The purpose of the trip is to assist with a two-week Arctic science outreach programme called Arctic Live! which is the based out of UK Arctic Research Station and supported by the NERC Arctic Office based at the British Antarctic Survey (BAS). Arctic Live! livestreams polar scientists into classrooms around the UK and the world to answer questions about the Arctic, and what it is like to live and work here. This takes place via one-on-one classroom skype sessions and daily YouTube Live Q & A, reaching well over 5500 school kids in the brief 2 weeks that we are here.
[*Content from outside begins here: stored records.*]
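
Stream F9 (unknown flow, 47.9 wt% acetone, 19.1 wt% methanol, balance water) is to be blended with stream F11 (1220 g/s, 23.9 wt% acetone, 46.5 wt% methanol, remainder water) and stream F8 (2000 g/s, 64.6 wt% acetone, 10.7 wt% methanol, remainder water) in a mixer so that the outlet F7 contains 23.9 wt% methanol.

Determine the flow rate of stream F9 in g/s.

244.2 g/s

Let F9 be the unknown flow. Total out = 3220 + F9.
methanol balance: 781.3 + 0.191·F9 = 0.239·(3220 + F9)
(0.191 − 0.239)·F9 = 0.239×3220 − 781.3 = -11.72
F9 = -11.72 / -0.048 = 244.17 g/s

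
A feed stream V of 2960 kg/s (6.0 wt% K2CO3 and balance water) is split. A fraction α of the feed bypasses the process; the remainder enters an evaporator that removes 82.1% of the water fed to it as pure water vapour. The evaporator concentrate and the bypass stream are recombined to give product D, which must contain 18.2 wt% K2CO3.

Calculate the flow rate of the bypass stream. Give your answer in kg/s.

All 2960×0.060 = 177.6 kg/s of K2CO3 reaches D, so D = 177.6/0.182 = 975.82 kg/s and vapour = 1984.2 kg/s.
The evaporator receives (1−α)·2960 of feed at 0.940 water and removes 0.821 of that water:
0.821×0.940×(1−α)×2960 = 1984.2
(1−α) = 1984.2/2284.4 = 0.8686;  α = 0.1314.
Bypass flow = 0.1314×2960 = 388.96 kg/s.

389 kg/s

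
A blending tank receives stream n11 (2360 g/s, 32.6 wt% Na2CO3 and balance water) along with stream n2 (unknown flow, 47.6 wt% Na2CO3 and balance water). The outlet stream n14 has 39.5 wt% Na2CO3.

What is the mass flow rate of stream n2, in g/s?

Let n2 be the unknown flow. Total out = 2360 + n2.
Na2CO3 balance: 769.36 + 0.476·n2 = 0.395·(2360 + n2)
(0.476 − 0.395)·n2 = 0.395×2360 − 769.36 = 162.84
n2 = 162.84 / 0.081 = 2010.4 g/s

2010 g/s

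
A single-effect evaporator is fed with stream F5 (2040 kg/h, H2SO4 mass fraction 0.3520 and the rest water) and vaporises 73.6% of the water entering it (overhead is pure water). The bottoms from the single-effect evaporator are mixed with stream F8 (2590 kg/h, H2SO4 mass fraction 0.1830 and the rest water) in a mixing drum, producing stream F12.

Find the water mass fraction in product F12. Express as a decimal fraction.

Vapour removed = 0.736×0.648×2040 = 972.93 kg/h; concentrate = 1067.1 kg/h.
water reaching the mixer = 348.99 (from concentrate) + 2590×0.817 = 2465 kg/h.
Product flow = 1067.1 + 2590 = 3657.1 kg/h; water fraction = 0.6740.

0.6740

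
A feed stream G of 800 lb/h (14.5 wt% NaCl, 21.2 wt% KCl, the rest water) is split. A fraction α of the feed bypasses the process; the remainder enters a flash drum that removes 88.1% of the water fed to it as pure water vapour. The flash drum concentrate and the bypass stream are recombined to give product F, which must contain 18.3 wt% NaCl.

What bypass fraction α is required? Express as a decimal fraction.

0.633

All 800×0.145 = 116 lb/h of NaCl reaches F, so F = 116/0.183 = 633.88 lb/h and vapour = 166.12 lb/h.
The evaporator receives (1−α)·800 of feed at 0.643 water and removes 0.881 of that water:
0.881×0.643×(1−α)×800 = 166.12
(1−α) = 166.12/453.19 = 0.3666;  α = 0.6334.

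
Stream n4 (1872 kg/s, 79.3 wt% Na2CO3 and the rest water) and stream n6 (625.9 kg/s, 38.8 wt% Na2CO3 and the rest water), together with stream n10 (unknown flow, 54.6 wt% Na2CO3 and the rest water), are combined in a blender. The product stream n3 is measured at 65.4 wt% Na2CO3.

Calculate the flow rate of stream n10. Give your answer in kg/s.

Let n10 be the unknown flow. Total out = 2497.9 + n10.
Na2CO3 balance: 1727.3 + 0.546·n10 = 0.654·(2497.9 + n10)
(0.546 − 0.654)·n10 = 0.654×2497.9 − 1727.3 = -93.719
n10 = -93.719 / -0.108 = 867.76 kg/s

867.8 kg/s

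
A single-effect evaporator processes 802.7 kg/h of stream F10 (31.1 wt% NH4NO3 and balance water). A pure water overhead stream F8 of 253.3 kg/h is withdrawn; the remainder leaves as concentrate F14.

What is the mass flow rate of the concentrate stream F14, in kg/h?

549.4 kg/h

Concentrate = 802.7 − 253.3 = 549.4 kg/h.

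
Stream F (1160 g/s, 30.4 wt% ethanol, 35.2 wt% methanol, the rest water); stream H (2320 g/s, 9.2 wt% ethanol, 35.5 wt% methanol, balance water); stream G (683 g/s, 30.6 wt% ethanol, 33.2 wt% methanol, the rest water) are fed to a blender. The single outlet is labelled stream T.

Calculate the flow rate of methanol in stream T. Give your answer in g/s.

1459 g/s

methanol out = methanol in = 1160×0.352 + 2320×0.355 + 683×0.332 = 1458.7 g/s.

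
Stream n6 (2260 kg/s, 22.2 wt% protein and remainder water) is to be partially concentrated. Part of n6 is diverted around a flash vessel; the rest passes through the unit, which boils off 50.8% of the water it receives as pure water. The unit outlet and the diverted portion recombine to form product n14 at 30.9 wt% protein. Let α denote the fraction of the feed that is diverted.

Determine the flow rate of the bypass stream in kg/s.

650 kg/s

All 2260×0.222 = 501.72 kg/s of protein reaches n14, so n14 = 501.72/0.309 = 1623.7 kg/s and vapour = 636.31 kg/s.
The evaporator receives (1−α)·2260 of feed at 0.778 water and removes 0.508 of that water:
0.508×0.778×(1−α)×2260 = 636.31
(1−α) = 636.31/893.21 = 0.7124;  α = 0.2876.
Bypass flow = 0.2876×2260 = 650 kg/s.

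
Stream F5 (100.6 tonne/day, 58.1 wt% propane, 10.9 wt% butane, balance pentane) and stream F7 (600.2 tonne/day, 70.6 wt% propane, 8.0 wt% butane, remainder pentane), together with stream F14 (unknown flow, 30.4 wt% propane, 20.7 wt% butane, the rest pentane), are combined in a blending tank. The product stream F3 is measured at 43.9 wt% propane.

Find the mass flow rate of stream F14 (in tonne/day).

1293 tonne/day

Let F14 be the unknown flow. Total out = 700.8 + F14.
propane balance: 482.19 + 0.304·F14 = 0.439·(700.8 + F14)
(0.304 − 0.439)·F14 = 0.439×700.8 − 482.19 = -174.54
F14 = -174.54 / -0.135 = 1292.9 tonne/day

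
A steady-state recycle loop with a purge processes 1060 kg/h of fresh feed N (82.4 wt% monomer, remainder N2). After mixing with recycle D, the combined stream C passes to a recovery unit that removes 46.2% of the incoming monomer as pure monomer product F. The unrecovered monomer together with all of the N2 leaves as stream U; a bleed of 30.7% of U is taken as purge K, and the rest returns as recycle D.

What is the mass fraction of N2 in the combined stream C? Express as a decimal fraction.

0.3038

N2 enters only via N and leaves only via the purge: 1060×0.176 = 0.307×(N2 in U), and the recovery unit passes all N2, so N2 in C = N2 in U = 607.69 kg/h.
monomer in C: m_A = 1060×0.824 + (1−0.307)·(1−0.462)·m_A, so m_A = 873.44/0.6272 = 1392.7 kg/h.
C = 1392.7 + 607.69 = 2000.4 kg/h.
N2 fraction in C = 607.69/2000.4 = 0.3038.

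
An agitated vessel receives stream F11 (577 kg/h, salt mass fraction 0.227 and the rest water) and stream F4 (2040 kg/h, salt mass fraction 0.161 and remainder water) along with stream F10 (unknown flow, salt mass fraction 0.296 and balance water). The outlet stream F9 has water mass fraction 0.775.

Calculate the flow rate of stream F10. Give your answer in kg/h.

1823 kg/h

Let F10 be the unknown flow. Total out = 2617 + F10.
water balance: 2157.6 + 0.704·F10 = 0.775·(2617 + F10)
(0.704 − 0.775)·F10 = 0.775×2617 − 2157.6 = -129.41
F10 = -129.41 / -0.071 = 1822.6 kg/h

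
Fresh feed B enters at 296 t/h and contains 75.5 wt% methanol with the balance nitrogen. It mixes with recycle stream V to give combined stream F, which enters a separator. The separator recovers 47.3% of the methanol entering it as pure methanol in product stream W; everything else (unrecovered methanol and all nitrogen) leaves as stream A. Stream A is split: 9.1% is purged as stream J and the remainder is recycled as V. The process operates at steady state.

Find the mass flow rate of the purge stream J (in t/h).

nitrogen enters only via B and leaves only via the purge: 296×0.245 = 0.091×(nitrogen in A), and the separator passes all nitrogen, so nitrogen in F = nitrogen in A = 796.92 t/h.
methanol in F: m_A = 296×0.755 + (1−0.091)·(1−0.473)·m_A, so m_A = 223.48/0.5210 = 428.98 t/h.
A = (1−0.473)×428.98 + 796.92 = 1023 t/h.
Purge J = 0.091×1023 = 93.093 t/h.

93.09 t/h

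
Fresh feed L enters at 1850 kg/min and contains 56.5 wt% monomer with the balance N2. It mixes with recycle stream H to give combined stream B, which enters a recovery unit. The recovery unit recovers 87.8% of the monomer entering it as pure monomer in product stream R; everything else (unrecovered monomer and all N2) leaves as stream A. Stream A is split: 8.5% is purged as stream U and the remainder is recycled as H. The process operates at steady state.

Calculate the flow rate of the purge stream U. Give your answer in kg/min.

817 kg/min

N2 enters only via L and leaves only via the purge: 1850×0.435 = 0.085×(N2 in A), and the recovery unit passes all N2, so N2 in B = N2 in A = 9467.6 kg/min.
monomer in B: m_A = 1850×0.565 + (1−0.085)·(1−0.878)·m_A, so m_A = 1045.2/0.8884 = 1176.6 kg/min.
A = (1−0.878)×1176.6 + 9467.6 = 9611.2 kg/min.
Purge U = 0.085×9611.2 = 816.95 kg/min.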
The UK Arctic Research Station is one of 11 national research stations here in Ny-Ålesund and is managed by BAS gem, Nick Cox, who is now in his 42nd year working for BAS in the polar regions. In addition to Nick, there is me and Jamie Buchanan-Dunlop, the founder of Digital Explorer and Arctic Live!, three glaciologists from the University of Aberystwyth who are documenting the meltwater channels that snake through the nearby Austre Broggerbreen, and Catrin Thomas, a field GA fresh from her 15th season south with BAS.
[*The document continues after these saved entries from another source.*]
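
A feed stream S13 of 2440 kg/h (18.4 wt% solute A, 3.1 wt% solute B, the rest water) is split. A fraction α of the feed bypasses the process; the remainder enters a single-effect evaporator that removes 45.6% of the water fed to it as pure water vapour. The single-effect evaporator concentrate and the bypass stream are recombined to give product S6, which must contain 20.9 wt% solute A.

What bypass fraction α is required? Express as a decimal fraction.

0.666

All 2440×0.184 = 448.96 kg/h of solute A reaches S6, so S6 = 448.96/0.209 = 2148.1 kg/h and vapour = 291.87 kg/h.
The evaporator receives (1−α)·2440 of feed at 0.785 water and removes 0.456 of that water:
0.456×0.785×(1−α)×2440 = 291.87
(1−α) = 291.87/873.42 = 0.3342;  α = 0.6658.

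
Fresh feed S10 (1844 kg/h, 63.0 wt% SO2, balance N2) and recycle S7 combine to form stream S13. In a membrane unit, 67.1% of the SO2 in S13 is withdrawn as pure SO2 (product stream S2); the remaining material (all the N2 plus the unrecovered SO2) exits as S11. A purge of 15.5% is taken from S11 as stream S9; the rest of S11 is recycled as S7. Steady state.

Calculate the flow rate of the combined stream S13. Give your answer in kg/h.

6011 kg/h

N2 enters only via S10 and leaves only via the purge: 1844×0.370 = 0.155×(N2 in S11), and the membrane unit passes all N2, so N2 in S13 = N2 in S11 = 4401.8 kg/h.
SO2 in S13: m_A = 1844×0.630 + (1−0.155)·(1−0.671)·m_A, so m_A = 1161.7/0.7220 = 1609 kg/h.
S13 = 1609 + 4401.8 = 6010.8 kg/h.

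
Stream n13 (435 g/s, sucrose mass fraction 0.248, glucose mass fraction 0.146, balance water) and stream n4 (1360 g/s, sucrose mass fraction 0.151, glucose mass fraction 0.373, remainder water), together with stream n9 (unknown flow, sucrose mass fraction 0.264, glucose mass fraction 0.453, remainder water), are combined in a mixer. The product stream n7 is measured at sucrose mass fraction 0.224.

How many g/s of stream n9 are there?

Let n9 be the unknown flow. Total out = 1795 + n9.
sucrose balance: 313.24 + 0.264·n9 = 0.224·(1795 + n9)
(0.264 − 0.224)·n9 = 0.224×1795 − 313.24 = 88.84
n9 = 88.84 / 0.040 = 2221 g/s

2221 g/s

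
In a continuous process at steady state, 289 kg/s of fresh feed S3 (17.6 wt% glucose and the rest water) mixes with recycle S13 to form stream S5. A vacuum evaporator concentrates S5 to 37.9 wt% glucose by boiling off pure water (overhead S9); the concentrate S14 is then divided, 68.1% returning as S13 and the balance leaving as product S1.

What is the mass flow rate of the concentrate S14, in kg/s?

420.7 kg/s

Overall glucose balance (none leaves overhead): glucose in fresh feed = glucose in product, i.e. 289×0.176 = (1−0.681)·S14·0.379.
S14 = 50.864/(0.379×0.319) = 420.71 kg/s.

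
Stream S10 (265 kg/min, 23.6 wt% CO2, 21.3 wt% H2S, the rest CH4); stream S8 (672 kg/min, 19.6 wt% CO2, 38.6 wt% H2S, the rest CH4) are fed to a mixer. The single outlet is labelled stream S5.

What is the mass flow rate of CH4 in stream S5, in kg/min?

426.9 kg/min

CH4 out = CH4 in = 265×0.551 + 672×0.418 = 426.91 kg/min.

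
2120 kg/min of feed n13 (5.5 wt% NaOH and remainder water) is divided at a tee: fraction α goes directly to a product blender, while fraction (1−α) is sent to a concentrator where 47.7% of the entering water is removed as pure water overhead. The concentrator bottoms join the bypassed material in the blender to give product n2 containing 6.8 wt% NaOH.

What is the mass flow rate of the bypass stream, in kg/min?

All 2120×0.055 = 116.6 kg/min of NaOH reaches n2, so n2 = 116.6/0.068 = 1714.7 kg/min and vapour = 405.29 kg/min.
The evaporator receives (1−α)·2120 of feed at 0.945 water and removes 0.477 of that water:
0.477×0.945×(1−α)×2120 = 405.29
(1−α) = 405.29/955.62 = 0.4241;  α = 0.5759.
Bypass flow = 0.5759×2120 = 1220.9 kg/min.

1221 kg/min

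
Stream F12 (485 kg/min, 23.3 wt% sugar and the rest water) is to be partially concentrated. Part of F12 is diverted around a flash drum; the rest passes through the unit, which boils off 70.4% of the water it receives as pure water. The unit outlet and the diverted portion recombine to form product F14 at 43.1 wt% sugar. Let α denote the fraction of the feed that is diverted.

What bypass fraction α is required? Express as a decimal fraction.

0.149

All 485×0.233 = 113.01 kg/min of sugar reaches F14, so F14 = 113.01/0.431 = 262.19 kg/min and vapour = 222.81 kg/min.
The evaporator receives (1−α)·485 of feed at 0.767 water and removes 0.704 of that water:
0.704×0.767×(1−α)×485 = 222.81
(1−α) = 222.81/261.88 = 0.8508;  α = 0.1492.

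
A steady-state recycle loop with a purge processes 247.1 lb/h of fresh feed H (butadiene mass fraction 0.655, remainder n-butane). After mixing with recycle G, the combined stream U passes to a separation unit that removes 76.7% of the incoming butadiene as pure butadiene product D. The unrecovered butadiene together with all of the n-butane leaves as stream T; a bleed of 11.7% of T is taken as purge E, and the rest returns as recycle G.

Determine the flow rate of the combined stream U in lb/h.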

We are all here for a 2 week Arctic stint. Most days, Jamie and I are doing the bread and butter work of Arctic Live! talking with classrooms around the world, assisted by Digital Explorer in London as well as several BAS scientists who are skyping from their offices. Skyping enthusiastically about any topic for 6-8 hours a day can be exhausting, but it is broken up by snowmobiling up onto the glacier, helping with and documenting the work the glaciologists are doing in the meltwater channels, and also by going for an evening ski around the village in the breathtaking evening sun.
It is a privilege to do this kind of work. I get to share with all sorts of students from all over the world my love for and knowledge of one of the most beautiful and rapidly changing places on the planet. And when my daily routine involves watching the first sun of the year crest distant mountains and glaciers, walking by caribou and ptarmigan en route to lunch, and hearing the collective gasp from a distant classroom when you show them the icy, snowy landscape surrounding the station, that’s pretty cool too.